Greece Accepts to New Tax
September 28, 2011 Taxation in Greece
ATHENS – Greece will instate a new property tax, in a bid to secure future financial aid from the International Monetary Fund and the European Union.
In an address to international media in Berlin on September 27th the Prime Minister of Greece George Papandreou announced that Greek taxpayers will soon face a new property tax. The announcement was made only hours before the Prime Minister was scheduled to hold talks with German Chancellor Angela Merkel regarding further bailouts for the debt stricken Greece.
The new tax will be levied on all residential properties in the country, and will need to be paid alongside taxpayers’ electricity bills. Failure to pay the tax will result in electricity being shut off to the respective property. According to the Greek government the new measure will be easy to implement but hard to evade. It is estimated that the new tax will cost the average Greek household up to EUR 1 500 per year, which could raise Greece’s annual tax revenues by EUR 2 billion. If the projected collections levels are realized, the government could reach its deficit target of EUR 17.5 billion.
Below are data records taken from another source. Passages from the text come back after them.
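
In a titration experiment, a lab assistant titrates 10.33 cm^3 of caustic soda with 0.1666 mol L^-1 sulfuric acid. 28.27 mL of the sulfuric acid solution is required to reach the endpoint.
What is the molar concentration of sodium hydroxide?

2 NaOH + H2SO4 → Na2SO4 + 2 H2O
n(H2SO4) = 0.02827 L × 0.1666 mol/L = 4.710 × 10^-3 mol
From the 2:1 mole ratio, n(NaOH) = 2/1 × 4.710 × 10^-3 = 9.420 × 10^-3 mol
[NaOH] = 9.420 × 10^-3 mol / 0.01033 L = 0.9119 mol/L

0.9119 mol/L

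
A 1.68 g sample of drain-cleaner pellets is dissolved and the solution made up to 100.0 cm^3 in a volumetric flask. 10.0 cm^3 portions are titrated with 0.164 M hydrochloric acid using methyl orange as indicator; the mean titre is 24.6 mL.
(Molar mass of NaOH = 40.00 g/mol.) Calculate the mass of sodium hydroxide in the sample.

NaOH + HCl → NaCl + H2O
n(HCl) per titration = 0.0246 × 0.164 = 4.03 × 10^-3 mol
n(NaOH) in each aliquot = 4.03 × 10^-3 mol (1:1 ratio)
n(NaOH) in the whole flask = 4.03 × 10^-3 × 100.0/10.0 = 0.0403 mol
mass of NaOH = 0.0403 × 40.00 = 1.61 g

1.61 g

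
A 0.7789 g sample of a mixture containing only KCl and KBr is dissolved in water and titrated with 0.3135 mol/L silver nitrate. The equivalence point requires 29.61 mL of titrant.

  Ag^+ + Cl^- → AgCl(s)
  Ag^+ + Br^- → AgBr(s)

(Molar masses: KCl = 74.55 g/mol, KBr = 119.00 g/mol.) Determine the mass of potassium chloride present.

0.5463 g

n(AgNO3) = 0.02961 × 0.3135 = 9.283 × 10^-3 mol
Let x = n(KCl), y = n(KBr).
Titrant: 1x + 1y = 9.283 × 10^-3;  mass: 74.55x + 119.00y = 0.7789
Solving, x = 7.328 × 10^-3 mol, y = 1.954 × 10^-3 mol
mass of KCl = 7.328 × 10^-3 × 74.55 = 0.5463 g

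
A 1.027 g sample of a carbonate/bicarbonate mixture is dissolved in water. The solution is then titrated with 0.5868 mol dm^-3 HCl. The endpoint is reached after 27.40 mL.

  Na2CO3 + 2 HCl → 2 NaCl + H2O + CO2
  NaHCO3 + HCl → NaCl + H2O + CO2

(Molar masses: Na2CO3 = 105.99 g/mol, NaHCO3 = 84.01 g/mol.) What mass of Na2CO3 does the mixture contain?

0.5532 g

n(HCl) = 0.02740 × 0.5868 = 0.01608 mol
Let x = n(Na2CO3), y = n(NaHCO3).
Titrant: 2x + 1y = 0.01608;  mass: 105.99x + 84.01y = 1.027
Solving, x = 5.219 × 10^-3 mol, y = 5.640 × 10^-3 mol
mass of Na2CO3 = 5.219 × 10^-3 × 105.99 = 0.5532 g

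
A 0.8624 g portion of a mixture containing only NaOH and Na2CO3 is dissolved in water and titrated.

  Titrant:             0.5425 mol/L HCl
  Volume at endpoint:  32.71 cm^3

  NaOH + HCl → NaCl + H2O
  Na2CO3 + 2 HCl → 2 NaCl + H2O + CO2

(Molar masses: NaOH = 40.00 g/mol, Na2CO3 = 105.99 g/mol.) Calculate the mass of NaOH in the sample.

0.2401 g

n(HCl) = 0.03271 × 0.5425 = 0.01775 mol
Let x = n(NaOH), y = n(Na2CO3).
Titrant: 1x + 2y = 0.01775;  mass: 40.00x + 105.99y = 0.8624
Solving, x = 6.003 × 10^-3 mol, y = 5.871 × 10^-3 mol
mass of NaOH = 6.003 × 10^-3 × 40.00 = 0.2401 g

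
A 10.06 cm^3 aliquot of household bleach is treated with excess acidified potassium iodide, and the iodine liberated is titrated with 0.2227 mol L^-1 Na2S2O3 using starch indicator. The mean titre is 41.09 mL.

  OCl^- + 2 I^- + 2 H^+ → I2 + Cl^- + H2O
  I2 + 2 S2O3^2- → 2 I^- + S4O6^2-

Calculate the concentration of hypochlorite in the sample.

n(S2O3^2-) = 0.04109 × 0.2227 = 9.151 × 10^-3 mol
n(I2) = n(S2O3^2-)/2 = 4.575 × 10^-3 mol
n(OCl^-) in the aliquot = 4.575 × 10^-3 mol (1:1 ratio)
[OCl^-] = 4.575 × 10^-3 / 0.01006 = 0.4548 mol/L

0.4548 mol/L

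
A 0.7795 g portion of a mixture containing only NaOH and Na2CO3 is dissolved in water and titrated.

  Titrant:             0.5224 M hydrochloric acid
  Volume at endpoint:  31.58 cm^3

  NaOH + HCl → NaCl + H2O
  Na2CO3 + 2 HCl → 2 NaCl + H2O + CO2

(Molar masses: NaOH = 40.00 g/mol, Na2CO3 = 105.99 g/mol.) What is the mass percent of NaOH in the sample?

37.43 %

n(HCl) = 0.03158 × 0.5224 = 0.01650 mol
Let x = n(NaOH), y = n(Na2CO3).
Titrant: 1x + 2y = 0.01650;  mass: 40.00x + 105.99y = 0.7795
Solving, x = 7.294 × 10^-3 mol, y = 4.602 × 10^-3 mol
mass of NaOH = 7.294 × 10^-3 × 40.00 = 0.2917 g
% NaOH = 0.2917 / 0.7795 × 100 = 37.43 %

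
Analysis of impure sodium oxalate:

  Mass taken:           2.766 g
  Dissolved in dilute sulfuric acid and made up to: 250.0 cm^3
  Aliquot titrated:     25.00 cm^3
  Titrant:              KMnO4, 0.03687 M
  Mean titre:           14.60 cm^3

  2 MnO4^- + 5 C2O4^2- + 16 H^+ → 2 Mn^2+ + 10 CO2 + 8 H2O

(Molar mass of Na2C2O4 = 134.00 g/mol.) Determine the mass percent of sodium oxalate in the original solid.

n(KMnO4) per titration = 0.01460 × 0.03687 = 5.383 × 10^-4 mol
From the 5:2 ratio, n(Na2C2O4) in each aliquot = 5/2 × 5.383 × 10^-4 = 1.346 × 10^-3 mol
n(Na2C2O4) in the whole flask = 1.346 × 10^-3 × 250.0/25.00 = 0.01346 mol
mass of Na2C2O4 = 0.01346 × 134.00 = 1.803 g
% Na2C2O4 = 1.803 / 2.766 × 100 = 65.20 %

65.20 %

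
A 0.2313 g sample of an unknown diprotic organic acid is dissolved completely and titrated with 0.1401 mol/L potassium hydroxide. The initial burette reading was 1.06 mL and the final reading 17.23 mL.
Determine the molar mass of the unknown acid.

204.2 g/mol

n(KOH) = 0.01617 L × 0.1401 mol/L = 2.265 × 10^-3 mol
From the 1:2 ratio, n(H2A) = 1/2 × 2.265 × 10^-3 = 1.133 × 10^-3 mol
M = m / n = 0.2313 g / 1.133 × 10^-3 mol = 204.2 g/mol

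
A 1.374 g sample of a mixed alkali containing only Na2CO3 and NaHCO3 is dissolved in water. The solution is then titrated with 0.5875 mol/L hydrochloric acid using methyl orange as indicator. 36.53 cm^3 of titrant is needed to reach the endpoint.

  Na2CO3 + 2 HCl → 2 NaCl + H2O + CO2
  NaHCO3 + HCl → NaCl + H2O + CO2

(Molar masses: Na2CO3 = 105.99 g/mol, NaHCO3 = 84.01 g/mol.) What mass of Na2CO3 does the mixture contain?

0.7330 g

n(HCl) = 0.03653 × 0.5875 = 0.02146 mol
Let x = n(Na2CO3), y = n(NaHCO3).
Titrant: 2x + 1y = 0.02146;  mass: 105.99x + 84.01y = 1.374
Solving, x = 6.916 × 10^-3 mol, y = 7.630 × 10^-3 mol
mass of Na2CO3 = 6.916 × 10^-3 × 105.99 = 0.7330 g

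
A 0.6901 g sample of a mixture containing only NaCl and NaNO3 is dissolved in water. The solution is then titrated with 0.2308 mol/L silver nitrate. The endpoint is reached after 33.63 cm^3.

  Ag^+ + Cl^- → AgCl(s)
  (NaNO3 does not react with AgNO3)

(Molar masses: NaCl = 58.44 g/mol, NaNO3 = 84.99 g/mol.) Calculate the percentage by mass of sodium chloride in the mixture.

n(AgNO3) = 0.03363 × 0.2308 = 7.762 × 10^-3 mol
Let x = n(NaCl), y = n(NaNO3).
Titrant: 1x = 7.762 × 10^-3;  mass: 58.44x + 84.99y = 0.6901
Solving, x = 7.762 × 10^-3 mol, y = 2.783 × 10^-3 mol
mass of NaCl = 7.762 × 10^-3 × 58.44 = 0.4536 g
% NaCl = 0.4536 / 0.6901 × 100 = 65.73 %

65.73 %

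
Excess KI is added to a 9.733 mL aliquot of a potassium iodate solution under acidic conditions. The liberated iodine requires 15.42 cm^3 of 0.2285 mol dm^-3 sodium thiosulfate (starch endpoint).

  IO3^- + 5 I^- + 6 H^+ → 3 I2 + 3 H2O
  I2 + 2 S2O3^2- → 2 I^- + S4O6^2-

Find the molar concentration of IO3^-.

0.06034 mol/L

n(S2O3^2-) = 0.01542 × 0.2285 = 3.523 × 10^-3 mol
n(I2) = n(S2O3^2-)/2 = 1.762 × 10^-3 mol
From the 1:3 ratio, n(IO3^-) in the aliquot = 1/3 × 1.762 × 10^-3 = 5.872 × 10^-4 mol
[IO3^-] = 5.872 × 10^-4 / 0.009733 = 0.06034 mol/L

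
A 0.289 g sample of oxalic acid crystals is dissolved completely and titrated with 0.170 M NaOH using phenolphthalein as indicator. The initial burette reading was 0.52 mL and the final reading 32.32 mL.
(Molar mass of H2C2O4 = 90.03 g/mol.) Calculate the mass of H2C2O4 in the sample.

0.243 g

H2C2O4 + 2 NaOH → Na2C2O4 + 2 H2O
n(NaOH) = 0.0318 L × 0.170 mol/L = 5.41 × 10^-3 mol
From the 1:2 ratio, n(H2C2O4) = 1/2 × 5.41 × 10^-3 = 2.70 × 10^-3 mol
mass of H2C2O4 = 2.70 × 10^-3 × 90.03 g/mol = 0.243 g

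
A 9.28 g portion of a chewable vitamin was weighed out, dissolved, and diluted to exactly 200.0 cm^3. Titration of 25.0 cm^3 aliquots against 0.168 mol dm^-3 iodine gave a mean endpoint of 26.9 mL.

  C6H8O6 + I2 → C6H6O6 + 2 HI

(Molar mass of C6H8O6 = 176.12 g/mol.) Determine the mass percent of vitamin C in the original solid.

n(I2) per titration = 0.0269 × 0.168 = 4.52 × 10^-3 mol
n(C6H8O6) in each aliquot = 4.52 × 10^-3 mol (1:1 ratio)
n(C6H8O6) in the whole flask = 4.52 × 10^-3 × 200.0/25.0 = 0.0362 mol
mass of C6H8O6 = 0.0362 × 176.12 = 6.37 g
% C6H8O6 = 6.37 / 9.28 × 100 = 68.6 %

68.6 %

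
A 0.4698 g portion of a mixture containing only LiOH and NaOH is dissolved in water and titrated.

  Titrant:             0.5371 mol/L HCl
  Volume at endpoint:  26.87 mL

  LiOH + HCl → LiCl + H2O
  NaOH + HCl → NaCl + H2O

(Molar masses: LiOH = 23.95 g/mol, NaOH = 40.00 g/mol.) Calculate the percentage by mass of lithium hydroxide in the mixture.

34.14 %

n(HCl) = 0.02687 × 0.5371 = 0.01443 mol
Let x = n(LiOH), y = n(NaOH).
Titrant: 1x + 1y = 0.01443;  mass: 23.95x + 40.00y = 0.4698
Solving, x = 6.696 × 10^-3 mol, y = 7.736 × 10^-3 mol
mass of LiOH = 6.696 × 10^-3 × 23.95 = 0.1604 g
% LiOH = 0.1604 / 0.4698 × 100 = 34.14 %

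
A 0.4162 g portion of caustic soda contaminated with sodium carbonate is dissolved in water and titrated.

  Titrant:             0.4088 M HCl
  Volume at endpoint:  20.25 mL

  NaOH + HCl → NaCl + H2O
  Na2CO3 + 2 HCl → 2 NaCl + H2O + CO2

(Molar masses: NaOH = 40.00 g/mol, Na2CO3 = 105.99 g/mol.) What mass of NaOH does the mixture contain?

0.06927 g

n(HCl) = 0.02025 × 0.4088 = 8.278 × 10^-3 mol
Let x = n(NaOH), y = n(Na2CO3).
Titrant: 1x + 2y = 8.278 × 10^-3;  mass: 40.00x + 105.99y = 0.4162
Solving, x = 1.732 × 10^-3 mol, y = 3.273 × 10^-3 mol
mass of NaOH = 1.732 × 10^-3 × 40.00 = 0.06927 g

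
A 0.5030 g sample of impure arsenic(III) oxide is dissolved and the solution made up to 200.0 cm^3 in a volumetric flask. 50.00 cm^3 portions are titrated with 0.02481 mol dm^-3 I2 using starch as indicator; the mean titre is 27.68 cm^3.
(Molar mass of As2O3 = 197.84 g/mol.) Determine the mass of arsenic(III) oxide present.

0.2717 g

As2O3 + 2 I2 + 2 H2O → As2O5 + 4 HI
n(I2) per titration = 0.02768 × 0.02481 = 6.867 × 10^-4 mol
From the 1:2 ratio, n(As2O3) in each aliquot = 1/2 × 6.867 × 10^-4 = 3.434 × 10^-4 mol
n(As2O3) in the whole flask = 3.434 × 10^-4 × 200.0/50.00 = 1.373 × 10^-3 mol
mass of As2O3 = 1.373 × 10^-3 × 197.84 = 0.2717 g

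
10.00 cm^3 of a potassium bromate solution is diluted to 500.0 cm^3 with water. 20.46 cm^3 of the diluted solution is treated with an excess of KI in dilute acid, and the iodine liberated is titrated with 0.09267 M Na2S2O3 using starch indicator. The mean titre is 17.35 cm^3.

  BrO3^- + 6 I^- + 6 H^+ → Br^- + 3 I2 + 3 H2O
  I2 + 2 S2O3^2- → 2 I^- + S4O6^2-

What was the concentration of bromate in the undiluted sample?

n(S2O3^2-) = 0.01735 × 0.09267 = 1.608 × 10^-3 mol
n(I2) = n(S2O3^2-)/2 = 8.039 × 10^-4 mol
From the 1:3 ratio, n(BrO3^-) in the aliquot = 1/3 × 8.039 × 10^-4 = 2.680 × 10^-4 mol
[BrO3^-]_dilute = 2.680 × 10^-4 / 0.02046 = 0.01310 mol/L
[BrO3^-]_original = 0.01310 × 500.0/10.00 = 0.6549 mol/L

0.6549 M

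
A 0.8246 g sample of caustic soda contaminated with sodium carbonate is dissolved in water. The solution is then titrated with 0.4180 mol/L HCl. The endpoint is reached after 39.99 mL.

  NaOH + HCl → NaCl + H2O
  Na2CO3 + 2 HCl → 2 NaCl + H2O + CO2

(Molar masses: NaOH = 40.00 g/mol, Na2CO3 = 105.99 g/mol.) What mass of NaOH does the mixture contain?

n(HCl) = 0.03999 × 0.4180 = 0.01672 mol
Let x = n(NaOH), y = n(Na2CO3).
Titrant: 1x + 2y = 0.01672;  mass: 40.00x + 105.99y = 0.8246
Solving, x = 4.714 × 10^-3 mol, y = 6.001 × 10^-3 mol
mass of NaOH = 4.714 × 10^-3 × 40.00 = 0.1885 g

0.1885 g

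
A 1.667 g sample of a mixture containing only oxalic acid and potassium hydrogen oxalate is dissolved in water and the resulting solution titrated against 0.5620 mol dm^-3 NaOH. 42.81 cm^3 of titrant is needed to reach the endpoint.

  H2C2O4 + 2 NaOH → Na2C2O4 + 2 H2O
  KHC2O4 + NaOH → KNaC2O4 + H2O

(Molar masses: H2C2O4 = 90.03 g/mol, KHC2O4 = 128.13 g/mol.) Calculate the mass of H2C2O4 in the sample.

0.7667 g

n(NaOH) = 0.04281 × 0.5620 = 0.02406 mol
Let x = n(H2C2O4), y = n(KHC2O4).
Titrant: 2x + 1y = 0.02406;  mass: 90.03x + 128.13y = 1.667
Solving, x = 8.517 × 10^-3 mol, y = 7.026 × 10^-3 mol
mass of H2C2O4 = 8.517 × 10^-3 × 90.03 = 0.7667 g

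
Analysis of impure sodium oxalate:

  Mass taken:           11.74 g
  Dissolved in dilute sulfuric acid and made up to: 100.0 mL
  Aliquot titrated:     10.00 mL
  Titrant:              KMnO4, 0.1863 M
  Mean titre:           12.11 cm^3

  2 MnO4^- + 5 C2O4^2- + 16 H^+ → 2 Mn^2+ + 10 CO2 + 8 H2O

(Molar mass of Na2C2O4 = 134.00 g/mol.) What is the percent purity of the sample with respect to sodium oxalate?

n(KMnO4) per titration = 0.01211 × 0.1863 = 2.256 × 10^-3 mol
From the 5:2 ratio, n(Na2C2O4) in each aliquot = 5/2 × 2.256 × 10^-3 = 5.640 × 10^-3 mol
n(Na2C2O4) in the whole flask = 5.640 × 10^-3 × 100.0/10.00 = 0.05640 mol
mass of Na2C2O4 = 0.05640 × 134.00 = 7.558 g
% Na2C2O4 = 7.558 / 11.74 × 100 = 64.38 %

64.38 %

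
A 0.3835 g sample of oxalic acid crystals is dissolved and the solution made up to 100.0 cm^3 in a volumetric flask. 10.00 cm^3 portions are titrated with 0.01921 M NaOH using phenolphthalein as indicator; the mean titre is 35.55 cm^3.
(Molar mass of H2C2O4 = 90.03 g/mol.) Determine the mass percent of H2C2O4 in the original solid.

80.16 %

H2C2O4 + 2 NaOH → Na2C2O4 + 2 H2O
n(NaOH) per titration = 0.03555 × 0.01921 = 6.829 × 10^-4 mol
From the 1:2 ratio, n(H2C2O4) in each aliquot = 1/2 × 6.829 × 10^-4 = 3.415 × 10^-4 mol
n(H2C2O4) in the whole flask = 3.415 × 10^-4 × 100.0/10.00 = 3.415 × 10^-3 mol
mass of H2C2O4 = 3.415 × 10^-3 × 90.03 = 0.3074 g
% H2C2O4 = 0.3074 / 0.3835 × 100 = 80.16 %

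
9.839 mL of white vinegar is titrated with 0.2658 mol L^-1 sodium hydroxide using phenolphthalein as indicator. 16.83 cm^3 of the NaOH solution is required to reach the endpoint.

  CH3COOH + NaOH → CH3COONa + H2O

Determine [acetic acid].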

The new tax was passed through parliament with 154 votes in favor and 146 against. Following the parliamentary voting sessions, several Members of Parliament said that while they voted in favor of the tax, they did so with a heavy heart and much debate. The passing of the new tax is being seen as a first step for the Greece in meeting budget targets needed to receive further IMF funding, and restoring stability to the European credit market.